Biological organisms use capsules to contain and transport liquid: Red blood cells, fish eggs, and various mammal organs all fit the model of a liquid enclosed in a thin elastic shell. Those examples, along with human-designed capsules used for drug delivery and emulsifying agents, need to withstand trauma. Despite capsules’ importance and ubiquity, how they burst on impact has rarely been examined in the physics literature. Now, using air cannons and high-speed photography, Pierre-Thomas Brun and his colleagues at Princeton University have established the physical rules that govern capsule impact. They find that they can predict the extent to which a capsule shell deforms before bursting and that the value depends on liquid viscosity and shell elasticity.
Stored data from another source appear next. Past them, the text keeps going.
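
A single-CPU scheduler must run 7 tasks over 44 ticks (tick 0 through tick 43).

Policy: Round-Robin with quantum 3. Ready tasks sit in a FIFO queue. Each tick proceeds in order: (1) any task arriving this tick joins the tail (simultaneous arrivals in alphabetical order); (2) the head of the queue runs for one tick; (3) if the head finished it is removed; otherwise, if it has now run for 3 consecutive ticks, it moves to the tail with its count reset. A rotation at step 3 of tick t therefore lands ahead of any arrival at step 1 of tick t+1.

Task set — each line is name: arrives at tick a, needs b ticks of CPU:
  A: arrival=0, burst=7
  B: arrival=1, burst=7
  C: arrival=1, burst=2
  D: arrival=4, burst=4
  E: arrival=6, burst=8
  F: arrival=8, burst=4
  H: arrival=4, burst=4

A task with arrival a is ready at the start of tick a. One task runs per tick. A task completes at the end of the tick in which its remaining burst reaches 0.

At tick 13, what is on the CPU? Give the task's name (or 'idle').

running at tick 13 = D

t=0: queue=[A] q_used=0 → run A
t=1: queue=[A,B,C] q_used=1 → run A
t=2: queue=[A,B,C] q_used=2 → run A
t=3: queue=[B,C,A] q_used=0 → run B
t=4: queue=[B,C,A,D,H] q_used=1 → run B
t=5: queue=[B,C,A,D,H] q_used=2 → run B
t=6: queue=[C,A,D,H,B,E] q_used=0 → run C
t=7: queue=[C,A,D,H,B,E] q_used=1 → run C
t=8: queue=[A,D,H,B,E,F] q_used=0 → run A
t=9: queue=[A,D,H,B,E,F] q_used=1 → run A
t=10: queue=[A,D,H,B,E,F] q_used=2 → run A
t=11: queue=[D,H,B,E,F,A] q_used=0 → run D
t=12: queue=[D,H,B,E,F,A] q_used=1 → run D
t=13: queue=[D,H,B,E,F,A] q_used=2 → run D
t=14: queue=[H,B,E,F,A,D] q_used=0 → run H
t=15: queue=[H,B,E,F,A,D] q_used=1 → run H
t=16: queue=[H,B,E,F,A,D] q_used=2 → run H
t=17: queue=[B,E,F,A,D,H] q_used=0 → run B
t=18: queue=[B,E,F,A,D,H] q_used=1 → run B
t=19: queue=[B,E,F,A,D,H] q_used=2 → run B
t=20: queue=[E,F,A,D,H,B] q_used=0 → run E
t=21: queue=[E,F,A,D,H,B] q_used=1 → run E
t=22: queue=[E,F,A,D,H,B] q_used=2 → run E
t=23: queue=[F,A,D,H,B,E] q_used=0 → run F
t=24: queue=[F,A,D,H,B,E] q_used=1 → run F
t=25: queue=[F,A,D,H,B,E] q_used=2 → run F
t=26: queue=[A,D,H,B,E,F] q_used=0 → run A
t=27: queue=[D,H,B,E,F] q_used=0 → run D
t=28: queue=[H,B,E,F] q_used=0 → run H
t=29: queue=[B,E,F] q_used=0 → run B
t=30: queue=[E,F] q_used=0 → run E
t=31: queue=[E,F] q_used=1 → run E
t=32: queue=[E,F] q_used=2 → run E
t=33: queue=[F,E] q_used=0 → run F
t=34: queue=[E] q_used=0 → run E
t=35: queue=[E] q_used=1 → run E
t=36: (idle)
t=37: (idle)
t=38: (idle)
t=39: (idle)
t=40: (idle)
t=41: (idle)
t=42: (idle)
t=43: (idle)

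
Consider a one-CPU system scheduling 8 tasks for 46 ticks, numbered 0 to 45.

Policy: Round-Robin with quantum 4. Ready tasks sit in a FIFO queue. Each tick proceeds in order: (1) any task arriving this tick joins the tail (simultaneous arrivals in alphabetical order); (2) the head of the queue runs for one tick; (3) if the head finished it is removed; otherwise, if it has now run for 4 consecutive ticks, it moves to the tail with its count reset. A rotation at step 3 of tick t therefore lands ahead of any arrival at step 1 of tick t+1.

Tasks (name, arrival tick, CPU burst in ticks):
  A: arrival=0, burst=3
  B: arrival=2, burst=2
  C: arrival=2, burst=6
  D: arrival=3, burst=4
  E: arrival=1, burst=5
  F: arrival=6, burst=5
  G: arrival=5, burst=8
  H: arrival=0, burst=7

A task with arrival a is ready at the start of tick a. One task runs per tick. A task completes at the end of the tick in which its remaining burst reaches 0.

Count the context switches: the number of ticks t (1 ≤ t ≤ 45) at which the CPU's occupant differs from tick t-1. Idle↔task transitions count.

t=0: queue=[A,H] q_used=0 → run A
t=1: queue=[A,H,E] q_used=1 → run A
t=2: queue=[A,H,E,B,C] q_used=2 → run A
t=3: queue=[H,E,B,C,D] q_used=0 → run H
t=4: queue=[H,E,B,C,D] q_used=1 → run H
t=5: queue=[H,E,B,C,D,G] q_used=2 → run H
t=6: queue=[H,E,B,C,D,G,F] q_used=3 → run H
t=7: queue=[E,B,C,D,G,F,H] q_used=0 → run E
t=8: queue=[E,B,C,D,G,F,H] q_used=1 → run E
t=9: queue=[E,B,C,D,G,F,H] q_used=2 → run E
t=10: queue=[E,B,C,D,G,F,H] q_used=3 → run E
t=11: queue=[B,C,D,G,F,H,E] q_used=0 → run B
t=12: queue=[B,C,D,G,F,H,E] q_used=1 → run B
t=13: queue=[C,D,G,F,H,E] q_used=0 → run C
t=14: queue=[C,D,G,F,H,E] q_used=1 → run C
t=15: queue=[C,D,G,F,H,E] q_used=2 → run C
t=16: queue=[C,D,G,F,H,E] q_used=3 → run C
t=17: queue=[D,G,F,H,E,C] q_used=0 → run D
t=18: queue=[D,G,F,H,E,C] q_used=1 → run D
t=19: queue=[D,G,F,H,E,C] q_used=2 → run D
t=20: queue=[D,G,F,H,E,C] q_used=3 → run D
t=21: queue=[G,F,H,E,C] q_used=0 → run G
t=22: queue=[G,F,H,E,C] q_used=1 → run G
t=23: queue=[G,F,H,E,C] q_used=2 → run G
t=24: queue=[G,F,H,E,C] q_used=3 → run G
t=25: queue=[F,H,E,C,G] q_used=0 → run F
t=26: queue=[F,H,E,C,G] q_used=1 → run F
t=27: queue=[F,H,E,C,G] q_used=2 → run F
t=28: queue=[F,H,E,C,G] q_used=3 → run F
t=29: queue=[H,E,C,G,F] q_used=0 → run H
t=30: queue=[H,E,C,G,F] q_used=1 → run H
t=31: queue=[H,E,C,G,F] q_used=2 → run H
t=32: queue=[E,C,G,F] q_used=0 → run E
t=33: queue=[C,G,F] q_used=0 → run C
t=34: queue=[C,G,F] q_used=1 → run C
t=35: queue=[G,F] q_used=0 → run G
t=36: queue=[G,F] q_used=1 → run G
t=37: queue=[G,F] q_used=2 → run G
t=38: queue=[G,F] q_used=3 → run G
t=39: queue=[F] q_used=0 → run F
t=40: (idle)
t=41: (idle)
t=42: (idle)
t=43: (idle)
t=44: (idle)
t=45: (idle)

context switches = 13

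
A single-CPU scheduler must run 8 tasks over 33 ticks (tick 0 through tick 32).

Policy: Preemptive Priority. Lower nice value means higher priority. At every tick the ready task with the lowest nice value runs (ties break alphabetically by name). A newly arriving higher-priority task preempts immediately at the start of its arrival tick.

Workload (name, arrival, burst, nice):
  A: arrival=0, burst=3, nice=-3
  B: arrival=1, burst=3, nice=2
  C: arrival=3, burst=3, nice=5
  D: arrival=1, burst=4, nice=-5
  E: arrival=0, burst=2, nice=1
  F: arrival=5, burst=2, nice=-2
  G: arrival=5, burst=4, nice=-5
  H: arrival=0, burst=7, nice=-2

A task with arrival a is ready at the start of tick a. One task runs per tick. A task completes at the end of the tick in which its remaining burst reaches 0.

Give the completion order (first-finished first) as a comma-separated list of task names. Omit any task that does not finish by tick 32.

completion order = D, G, A, F, H, E, B, C

t=0: ready={A,E,H} → run A
t=1: ready={A,B,D,E,H} → run D
t=2: ready={A,B,D,E,H} → run D
t=3: ready={A,B,C,D,E,H} → run D
t=4: ready={A,B,C,D,E,H} → run D
t=5: ready={A,B,C,E,F,G,H} → run G
t=6: ready={A,B,C,E,F,G,H} → run G
t=7: ready={A,B,C,E,F,G,H} → run G
t=8: ready={A,B,C,E,F,G,H} → run G
t=9: ready={A,B,C,E,F,H} → run A
t=10: ready={A,B,C,E,F,H} → run A
t=11: ready={B,C,E,F,H} → run F
t=12: ready={B,C,E,F,H} → run F
t=13: ready={B,C,E,H} → run H
t=14: ready={B,C,E,H} → run H
t=15: ready={B,C,E,H} → run H
t=16: ready={B,C,E,H} → run H
t=17: ready={B,C,E,H} → run H
t=18: ready={B,C,E,H} → run H
t=19: ready={B,C,E,H} → run H
t=20: ready={B,C,E} → run E
t=21: ready={B,C,E} → run E
t=22: ready={B,C} → run B
t=23: ready={B,C} → run B
t=24: ready={B,C} → run B
t=25: ready={C} → run C
t=26: ready={C} → run C
t=27: ready={C} → run C
t=28: (idle)
t=29: (idle)
t=30: (idle)
t=31: (idle)
t=32: (idle)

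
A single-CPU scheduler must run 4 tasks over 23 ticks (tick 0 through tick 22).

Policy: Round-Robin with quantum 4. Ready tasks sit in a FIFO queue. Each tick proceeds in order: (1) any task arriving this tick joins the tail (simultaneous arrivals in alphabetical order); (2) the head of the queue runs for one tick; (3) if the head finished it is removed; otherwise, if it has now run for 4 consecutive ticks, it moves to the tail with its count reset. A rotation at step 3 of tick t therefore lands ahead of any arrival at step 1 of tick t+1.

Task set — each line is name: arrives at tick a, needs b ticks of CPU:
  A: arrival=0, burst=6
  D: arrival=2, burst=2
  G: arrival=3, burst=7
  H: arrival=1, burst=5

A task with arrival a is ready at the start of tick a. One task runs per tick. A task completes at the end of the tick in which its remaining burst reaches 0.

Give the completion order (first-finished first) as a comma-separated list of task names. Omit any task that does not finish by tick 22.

t=0: queue=[A] q_used=0 → run A
t=1: queue=[A,H] q_used=1 → run A
t=2: queue=[A,H,D] q_used=2 → run A
t=3: queue=[A,H,D,G] q_used=3 → run A
t=4: queue=[H,D,G,A] q_used=0 → run H
t=5: queue=[H,D,G,A] q_used=1 → run H
t=6: queue=[H,D,G,A] q_used=2 → run H
t=7: queue=[H,D,G,A] q_used=3 → run H
t=8: queue=[D,G,A,H] q_used=0 → run D
t=9: queue=[D,G,A,H] q_used=1 → run D
t=10: queue=[G,A,H] q_used=0 → run G
t=11: queue=[G,A,H] q_used=1 → run G
t=12: queue=[G,A,H] q_used=2 → run G
t=13: queue=[G,A,H] q_used=3 → run G
t=14: queue=[A,H,G] q_used=0 → run A
t=15: queue=[A,H,G] q_used=1 → run A
t=16: queue=[H,G] q_used=0 → run H
t=17: queue=[G] q_used=0 → run G
t=18: queue=[G] q_used=1 → run G
t=19: queue=[G] q_used=2 → run G
t=20: (idle)
t=21: (idle)
t=22: (idle)

completion order = D, A, H, G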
Brun and his colleagues started with the simple example of a water balloon. Besides buying commercial balloons, the researchers fabricated elastic shells with different shear moduli and used a syringe to fill them with liquids of different viscosities, ranging from water to honey. Then they dropped the capsules from various heights or launched them upward toward a flat surface and recorded the impact with a video camera operating at up to 20 000 frames per second. After impact, the part of the capsule in contact with the surface flattened and spread outward like a pancake, while the rest retained its round shape and continued toward the surface until it joined the outward flow. The capsule then elongated vertically and bounced back, as shown in the figure. In a series of experimental runs, the researchers measured the radial deformation for different elasticities, viscosities, and impact velocities. From those measurements, they derived a model based on the balance between capsule kinetic energy, shell elastic energy, and liquid viscous dissipation. The model predicted both the deformation of the elastic capsules and the bursting point for the water balloons.
The researchers observed that the behavior of a capsule mimics that of an unenclosed liquid droplet, with the capsule shell playing the role of droplet surface tension. However, unlike a droplet, the capsule shell bends and stretches to contain the liquid. The quantitative model could help to refine safety guidelines that minimize the risk of an internal organ bursting during car crashes, to design passive firefighting equipment that delivers flame retardant upon rupturing, and to determine flow behavior in microfluidic devices. (E. Jambon-Puillet, T. J. Jones, P.-T. Brun, Nat. Phys., 2020, doi:10.1038/s41567-020-0832-x.)